Итак, чем ближе к родному дому подводила Ульриха его опасная дорога, тем чаще он думал о неизбежной и малоприятной встрече с Клеменцией. Он был убежден, что своего отношения она к нему не изменила. Мысленно ставя себя на ее место, он всякий раз приходил к выводу, что ее ненависть к нему вызвана любовью к Гаспару, в смерти которого она винила Ульриха. Кроме того, она вымещала на Ульрихе свою досаду, свой гнев на самое себя, и вот этого-то Ульрих не мог ей простить даже сейчас, по прошествии многих лет. Он понимал, что вина за прелюбодеяние лежит не на нем одном. То был обоюдный грех, ведь он не силой ее брал! Она не только не противилась, но, напротив, желала греховного соития.
Мы уже говорили, что много раз Ульрих хотел отказаться от возвращения в Шато-д’Ор. То он хотел податься в разбойники, то уйти в монахи, то покончить с собой. Что заставляло его отказаться от подобных намерений? Причины были разные. Одна из них нам уже известна — страстное желание вернуться в Шато-д’Ор хозяином. Другой причиной было то, что он дал обет, поклялся перед образом Христа. И Ульрих не мог нарушить клятву. Он считал себя должником маркграфа, который даровал ему жизнь. Понятие о долге чести было для Ульриха священно. Возможно, если бы речь шла лишь о возвращении замка, Ульрих в конце концов отказался бы от него и предоставил своим родичам самим разбираться в наследственных делах. Но честь рыцаря требовала, чтобы он или сразил сто сарацин, или погиб. Самоубийство его пугало, ибо являлось грехом и осуждалось церковью.
Несколько лет назад, еще будучи в Палестине, Ульрих дал еще один обет — заявил, что не коснется женщины до тех пор, пока не станет хозяином в своем замке. Правда, обет был дан во хмелю, но по всем правилам, в присутствии свидетелей и даже нескольких духовных лиц. Обет был освящен как угодный Господу, и Ульрих до сих пор исполнял его неуклонно, хотя мужской силы в нем было еще предостаточно. Между тем, если бы Ульрих отказался от прав на замок, ему вообще пришлось бы уйти в монастырь. Впрочем, он вовсе не стремился к беспутной жизни, которой вдоволь хлебнул в юности. Нет, он мечтал о законном браке, браке с дочерью пусть небогатых, но славных родителей, древность рода которых и знатность были бы сравнимы с древностью и знатностью Шато-д’Оров. Он мечтал произвести с помощью этой пока еще не известной ему дамы достойного потомка, восприемника своей славы, дать начало новой ветви рода Шато-д’Оров Франческо, хоть и рожденный в законном браке, все же был сыном торговки. Его Ульрих держал как бы в резерве — на случай, если более приличного наследника у него не окажется.

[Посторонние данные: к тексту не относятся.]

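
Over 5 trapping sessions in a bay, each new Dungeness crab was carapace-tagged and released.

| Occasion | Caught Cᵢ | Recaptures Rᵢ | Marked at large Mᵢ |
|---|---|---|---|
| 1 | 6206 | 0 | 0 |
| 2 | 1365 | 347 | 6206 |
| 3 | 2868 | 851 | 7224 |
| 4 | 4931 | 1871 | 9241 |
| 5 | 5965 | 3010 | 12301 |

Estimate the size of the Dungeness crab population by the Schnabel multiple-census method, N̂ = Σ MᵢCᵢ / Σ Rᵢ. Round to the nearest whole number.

Σ MᵢCᵢ = 0·6206 + 6206·1365 + 7224·2868 + 9241·4931 + 12301·5965 = 0 + 8471190 + 20718432 + 45567371 + 73375465 = 148132458
Σ Rᵢ = 0 + 347 + 851 + 1871 + 3010 = 6079
N̂ = 148132458 / 6079 ≈ 24367.9 → 24368

N ≈ 24,368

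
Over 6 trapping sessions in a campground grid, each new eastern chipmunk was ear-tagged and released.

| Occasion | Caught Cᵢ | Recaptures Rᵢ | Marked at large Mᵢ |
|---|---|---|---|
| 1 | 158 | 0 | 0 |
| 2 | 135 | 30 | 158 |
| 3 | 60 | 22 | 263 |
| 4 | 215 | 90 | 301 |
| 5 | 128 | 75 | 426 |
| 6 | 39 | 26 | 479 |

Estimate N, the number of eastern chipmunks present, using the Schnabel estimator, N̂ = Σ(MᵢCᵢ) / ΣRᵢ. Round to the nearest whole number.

Σ MᵢCᵢ = 0·158 + 158·135 + 263·60 + 301·215 + 426·128 + 479·39 = 0 + 21330 + 15780 + 64715 + 54528 + 18681 = 175034
Σ Rᵢ = 0 + 30 + 22 + 90 + 75 + 26 = 243
N̂ = 175034 / 243 ≈ 720.3 → 720

N ≈ 720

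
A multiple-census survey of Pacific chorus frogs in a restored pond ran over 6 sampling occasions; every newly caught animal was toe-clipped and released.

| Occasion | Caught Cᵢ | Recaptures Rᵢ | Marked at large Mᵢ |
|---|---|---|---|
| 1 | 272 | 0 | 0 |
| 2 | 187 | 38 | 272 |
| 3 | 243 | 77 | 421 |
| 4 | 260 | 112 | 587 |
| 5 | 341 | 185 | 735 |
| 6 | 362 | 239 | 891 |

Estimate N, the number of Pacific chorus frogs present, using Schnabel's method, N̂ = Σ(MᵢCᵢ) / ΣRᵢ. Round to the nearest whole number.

Σ MᵢCᵢ = 0·272 + 272·187 + 421·243 + 587·260 + 735·341 + 891·362 = 0 + 50864 + 102303 + 152620 + 250635 + 322542 = 878964
Σ Rᵢ = 0 + 38 + 77 + 112 + 185 + 239 = 651
N̂ = 878964 / 651 ≈ 1350.2 → 1350

N ≈ 1350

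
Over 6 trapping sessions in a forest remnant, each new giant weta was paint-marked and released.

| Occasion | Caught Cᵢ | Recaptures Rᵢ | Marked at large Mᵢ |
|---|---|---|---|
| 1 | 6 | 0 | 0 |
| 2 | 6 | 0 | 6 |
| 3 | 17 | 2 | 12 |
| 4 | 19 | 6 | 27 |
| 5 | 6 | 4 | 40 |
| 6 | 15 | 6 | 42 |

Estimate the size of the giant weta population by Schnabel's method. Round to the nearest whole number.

N ≈ 90

Σ MᵢCᵢ = 0·6 + 6·6 + 12·17 + 27·19 + 40·6 + 42·15 = 0 + 36 + 204 + 513 + 240 + 630 = 1623
Σ Rᵢ = 0 + 0 + 2 + 6 + 4 + 6 = 18
N̂ = 1623 / 18 ≈ 90.2 → 90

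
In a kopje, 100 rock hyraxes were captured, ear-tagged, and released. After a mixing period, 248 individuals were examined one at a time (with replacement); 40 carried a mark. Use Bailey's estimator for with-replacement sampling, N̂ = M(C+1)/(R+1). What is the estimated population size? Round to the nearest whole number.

N̂ = 100·(248+1)/(40+1) = 100·249/41 = 24900/41 ≈ 607.3 → 607

N ≈ 607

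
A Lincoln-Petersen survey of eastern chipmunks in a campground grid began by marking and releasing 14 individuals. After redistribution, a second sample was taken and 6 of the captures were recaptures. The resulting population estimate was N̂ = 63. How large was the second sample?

C = 27

From N = M·C/R: C = N·R / M = 63·6 / 14 = 378 / 14 = 27.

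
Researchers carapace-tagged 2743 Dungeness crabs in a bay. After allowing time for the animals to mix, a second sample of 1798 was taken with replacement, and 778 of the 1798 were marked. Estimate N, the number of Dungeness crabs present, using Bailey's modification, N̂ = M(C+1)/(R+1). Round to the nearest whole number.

N ≈ 6335

N̂ = 2743·(1798+1)/(778+1) = 2743·1799/779 = 4934657/779 ≈ 6334.6 → 6335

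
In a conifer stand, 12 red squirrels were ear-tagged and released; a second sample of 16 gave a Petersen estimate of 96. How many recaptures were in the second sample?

From N = M·C/R: R = M·C / N = 12·16 / 96 = 192 / 96 = 2.

R = 2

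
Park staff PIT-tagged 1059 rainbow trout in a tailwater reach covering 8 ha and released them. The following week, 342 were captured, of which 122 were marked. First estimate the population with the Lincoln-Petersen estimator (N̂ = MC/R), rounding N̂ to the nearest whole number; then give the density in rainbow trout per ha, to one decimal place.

N̂ = 1059·342/122 = 362178/122 ≈ 2968.7 → 2969
Density = N̂ / area = 2969 / 8 ≈ 371.12 → 371.1 per ha

density ≈ 371.1 rainbow trout per ha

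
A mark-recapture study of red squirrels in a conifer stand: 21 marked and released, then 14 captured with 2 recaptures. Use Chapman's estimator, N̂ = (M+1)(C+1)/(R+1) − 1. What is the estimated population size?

N = 109

N̂ = (21+1)(14+1)/(2+1) − 1 = 22·15/3 − 1
= 330/3 − 1 = 110 − 1 = 109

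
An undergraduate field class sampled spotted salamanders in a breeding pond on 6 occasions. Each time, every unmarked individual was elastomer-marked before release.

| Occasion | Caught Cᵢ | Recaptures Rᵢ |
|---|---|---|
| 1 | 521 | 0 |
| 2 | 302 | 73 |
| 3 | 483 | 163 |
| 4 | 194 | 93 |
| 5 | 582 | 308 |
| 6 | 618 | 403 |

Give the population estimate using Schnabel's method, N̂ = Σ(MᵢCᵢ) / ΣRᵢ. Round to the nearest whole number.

Marked at large before each occasion: Mᵢ = Σⱼ<ᵢ (Cⱼ − Rⱼ) → M1=0, M2=521, M3=750, M4=1070, M5=1171, M6=1445
Σ MᵢCᵢ = 0·521 + 521·302 + 750·483 + 1070·194 + 1171·582 + 1445·618 = 0 + 157342 + 362250 + 207580 + 681522 + 893010 = 2301704
Σ Rᵢ = 0 + 73 + 163 + 93 + 308 + 403 = 1040
N̂ = 2301704 / 1040 ≈ 2213.2 → 2213

N ≈ 2213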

…Снова и снова мысли Ульриха возвращались к Альберту. Неужели для того, чтобы восстановить честь рода, надо перешагнуть через труп племянника? Терзаемый сомнениями, Ульрих приближался к воротам замка, в котором не был два десятка лет.
ВСТРЕЧА
Ульриха встретили почтительно, но не слишком радушно. Любой другой на его месте, то есть рыцарь, совершивший столько же подвигов, сколько совершил их Ульрих, возможно, счел бы подобную встречу для себя оскорбительной. Но Ульрих и не ожидал более пышного приема, ведь его появление не сулило хозяевам замка ничего хорошего. По правде сказать, он не рассчитывал даже и на такую встречу.
У подъемного моста в две шеренги выстроились два десятка пеших копейщиков, на серебряных щитах которых золотились гербы Шато-д’Ор — стрела, разящая орла, и латинский девиз, исполненный готическим шрифтом: «Амор эт беллум» — «Любовь и война». Это означало, что Шато-д’Оры не знают промаха ни в любви, ни в ратных делах. Альберт де Шато-д’Ор гарцевал перед строем на нарядно украшенном коне, в золоченых доспехах и в шлеме с пышным султаном из страусиных перьев.
Дядя и племянник обменялись приветствиями, соперничая друг с другом в изяществе.
— Я рад видеть вас в стенах нашего замка, дорогой дядюшка! — произнес юный рыцарь, опять-таки налегая на слово «нашего», как бы противопоставляя его слову «вас».
— Мне также приятно вновь лицезреть свой отчий дом после стольких лет отсутствия! — дядюшка, не оставшись в долгу, сделал ударение на слове «свой».
— Прошу вас, мессир Ульрих, окажите мне честь, проезжайте в ворота первым! — Альберт, тряхнув длинными волосами, ниспадавшими на плечи, склонил голову и прижал к груди бронированную перчатку, надетую на его правую руку.
— О нет! — возразил Ульрих. — Умоляю вас, мессир Альберт, только после вас! — Дядя и племянник сошлись на том, что проедут в ворота одновременно, стремя в стремя. Вслед за рыцарями проехали и оруженосцы. Надо сказать, что Франческо весь остаток пути не выказывал никаких признаков дурного расположения духа, стоически превозмогая боль, а ведь сидеть в седле было для него истинной пыткой. Оруженосец Альберта, его звали Андреас, был, по-видимому, еще моложе Франческо и являл собой образец ангельской красоты. Впрочем, нам еще представится случай описать его подробнее.
Следом за оруженосцами в замок строем прошли копейщики, замыкал же процессию Марко, который вел на поводу свою клячу и вьючного битюга.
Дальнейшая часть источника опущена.